On that basis, the policy did not respond.
Was The Building Complex Arrow's 'Product'?
Justice MacKenzie commented briefly on how the defective products exclusion would apply, if there had been cover under the operative clause. These comments are not strictly binding because they did not form part of the Court's actual decision. However, they are useful for insurers to see how a court might answer this question. The question here was whether the apartment complex was a 'product'. The exclusion was as follows:
This Policy does not insure against liability for the cost of rectifying any defect in any Product, or the cost of repairing or replacing or making any refund of the price paid for any Product, by reason of the Product having proved defective, harmful or unsuitable for its intended purpose.

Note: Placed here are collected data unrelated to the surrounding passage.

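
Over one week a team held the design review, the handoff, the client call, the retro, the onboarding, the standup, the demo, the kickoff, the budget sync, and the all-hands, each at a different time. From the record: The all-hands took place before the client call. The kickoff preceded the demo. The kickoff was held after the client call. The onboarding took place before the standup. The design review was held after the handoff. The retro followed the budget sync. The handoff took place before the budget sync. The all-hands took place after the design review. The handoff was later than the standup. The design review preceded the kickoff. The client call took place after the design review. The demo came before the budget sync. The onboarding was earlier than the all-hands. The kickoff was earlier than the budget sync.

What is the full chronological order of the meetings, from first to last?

the onboarding, the standup, the handoff, the design review, the all-hands, the client call, the kickoff, the demo, the budget sync, the retro

The constraints fix every adjacent pair, so only one ordering works:
the onboarding → the standup → the handoff → the design review → the all-hands → the client call → the kickoff → the demo → the budget sync → the retro.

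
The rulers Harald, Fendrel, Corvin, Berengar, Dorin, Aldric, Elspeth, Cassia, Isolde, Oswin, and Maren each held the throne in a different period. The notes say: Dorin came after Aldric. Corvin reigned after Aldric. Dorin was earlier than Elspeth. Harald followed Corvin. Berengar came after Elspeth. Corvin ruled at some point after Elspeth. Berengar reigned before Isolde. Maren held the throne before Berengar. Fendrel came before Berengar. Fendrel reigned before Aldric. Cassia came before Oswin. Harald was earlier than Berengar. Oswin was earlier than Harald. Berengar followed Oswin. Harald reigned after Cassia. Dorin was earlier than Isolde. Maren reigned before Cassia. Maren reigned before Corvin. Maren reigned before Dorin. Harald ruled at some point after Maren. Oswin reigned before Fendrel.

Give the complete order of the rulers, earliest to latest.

The constraints fix every adjacent pair, so only one ordering works:
Maren → Cassia → Oswin → Fendrel → Aldric → Dorin → Elspeth → Corvin → Harald → Berengar → Isolde.

Maren, Cassia, Oswin, Fendrel, Aldric, Dorin, Elspeth, Corvin, Harald, Berengar, Isolde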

The definition of 'product' is:
'Products' or 'Product' means any property... manufactured, constructed, erected...sold, supplied or distributed by the Insured, after the property has ceased to be in the insured's possession and control.

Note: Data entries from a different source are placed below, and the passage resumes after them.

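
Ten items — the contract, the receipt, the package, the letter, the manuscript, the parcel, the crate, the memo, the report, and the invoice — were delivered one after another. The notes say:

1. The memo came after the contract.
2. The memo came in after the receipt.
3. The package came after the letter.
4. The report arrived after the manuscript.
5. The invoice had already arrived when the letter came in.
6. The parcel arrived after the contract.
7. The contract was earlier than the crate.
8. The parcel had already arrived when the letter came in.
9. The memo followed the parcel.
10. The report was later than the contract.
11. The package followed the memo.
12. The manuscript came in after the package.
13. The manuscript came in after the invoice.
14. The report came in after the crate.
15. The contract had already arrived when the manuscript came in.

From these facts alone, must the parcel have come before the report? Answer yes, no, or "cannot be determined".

Chain the constraints: the parcel → the letter → the package → the manuscript → the report. Each link is directly stated, so the parcel comes before the report.

yes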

QBE argued that the defective products exclusion applied, which meant indemnity for the part of the settlement sum attributable to remedial works would have been excluded. Arrow argued that the apartment complex was not a 'product' and that any ambiguity in the language of the exclusion should be resolved against QBE.
The Court found that a building comes within the definition of 'product' in the policy because the word 'property' is not limited to goods. It therefore found that the defective products exclusion would have applied, so as to exclude liability for the cost of repairing or replacing the defects. His Honour formed this view even though the building work was entirely done by subcontractors and not Arrow itself.